Question

Where are the x-intercepts for f(x) = 4 cos(2x − π) from x = 0 to x = 2π?

x = 3 pi over 4, x = 5 pi over 4

x = pi over 2, x = 3 pi over 2

x = 3 pi over 4, x = 5 pi over 4, x = 7 pi over 4

x = pi over 2, x = 3 pi over 2, x = 5 pi over 2

Answer 1

nobody has answered this yet i cant find the formula @phi do you know it?

Answer 2

the x-intercepts means what is the x value when f(x) value is zero.

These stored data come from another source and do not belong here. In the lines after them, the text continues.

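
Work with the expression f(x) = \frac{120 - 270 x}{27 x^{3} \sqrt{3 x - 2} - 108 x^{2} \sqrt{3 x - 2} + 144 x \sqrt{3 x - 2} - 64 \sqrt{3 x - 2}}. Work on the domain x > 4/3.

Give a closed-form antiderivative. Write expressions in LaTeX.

f has the shape u'v + uv' for u = \frac{20}{\left(3 x - 4\right)^{2}} and v = \sqrt{3 x - 2} — it is the derivative of the product u*v.
Check: d/dx[\frac{20 \sqrt{3 x - 2}}{9 x^{2} - 24 x + 16}] = \frac{120 - 270 x}{27 x^{3} \sqrt{3 x - 2} - 108 x^{2} \sqrt{3 x - 2} + 144 x \sqrt{3 x - 2} - 64 \sqrt{3 x - 2}} = f(x).

An antiderivative is F(x) = \frac{20 \sqrt{3 x - 2}}{9 x^{2} - 24 x + 16}.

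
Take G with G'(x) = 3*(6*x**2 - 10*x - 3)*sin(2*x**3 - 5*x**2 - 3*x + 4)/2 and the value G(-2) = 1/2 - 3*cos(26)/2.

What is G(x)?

G(x) = -(3*cos(2*x**3 - 5*x**2 - 3*x + 4) - 1)/2

G'(x) matches the chain-rule pattern g'(h)*h' with inner function h(x) = 2*x**3 - 5*x**2 - 3*x + 4; substituting u = h(x) collapses the integral.
A general antiderivative is -3*cos(2*x**3 - 5*x**2 - 3*x + 4)/2 + C.
The condition gives C = 1/2 - 3*cos(26)/2 - (-3*cos(26)/2) = 1/2.
So G(x) = -(3*cos(2*x**3 - 5*x**2 - 3*x + 4) - 1)/2.
Check: d/dx[-(3*cos(2*x**3 - 5*x**2 - 3*x + 4) - 1)/2] = 9*x**2*sin(2*x**3 - 5*x**2 - 3*x + 4) - 15*x*sin(2*x**3 - 5*x**2 - 3*x + 4) - 9*sin(2*x**3 - 5*x**2 - 3*x + 4)/2, which equals G'(x).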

in other words, find all the x values so that
4 cos(2x − π) = 0

Answer 3

and then when they =2 aswell?

Answer 4

you could simplify the function.
for example divide both sides by 4 to get
cos(2x − π) = 0/4
which is just
cos(2x − π) = 0

Answer 5

and that gets cos simplified

Answer 6

***and then when they =2 as well?***
I don't understand this question. Please ask a different way

Answer 7

ok.. u said i need to find when x=0.. i see that is an intercept in the question would i find it for when x is 2 because of the 2 intercept in the problem

Answer 8

to answer the question
cos(2x − π) = 0

you can either
1) solve for x (i.e. find the x's that work)
or
2) test the choices given as possible answers. Use a calculator and be sure to be in radian mode.

Answer 9

what exactly do you mean by radian mode?

Answer 10

to solve, we can use
cos(A-B)= cos(A)cos(B) + sin(A)sin(B)
and write
cos(2x-pi) = cos(2x)cos(pi) + sin(2x)sin(pi)

you should(?) know sin(pi) is 0, and cosI(pi) is -1
so you get
cos(2x-pi) = -cos(2x)
setting equal to 0
-cos(2x)= 0
or multiply both sides by -1 to get just
cos(2x)= 0

what angles is cos(y) zero? pi/2, pi/2 + pi, pi/2+2pi, etc
set 2x equal to each of these, and solve for x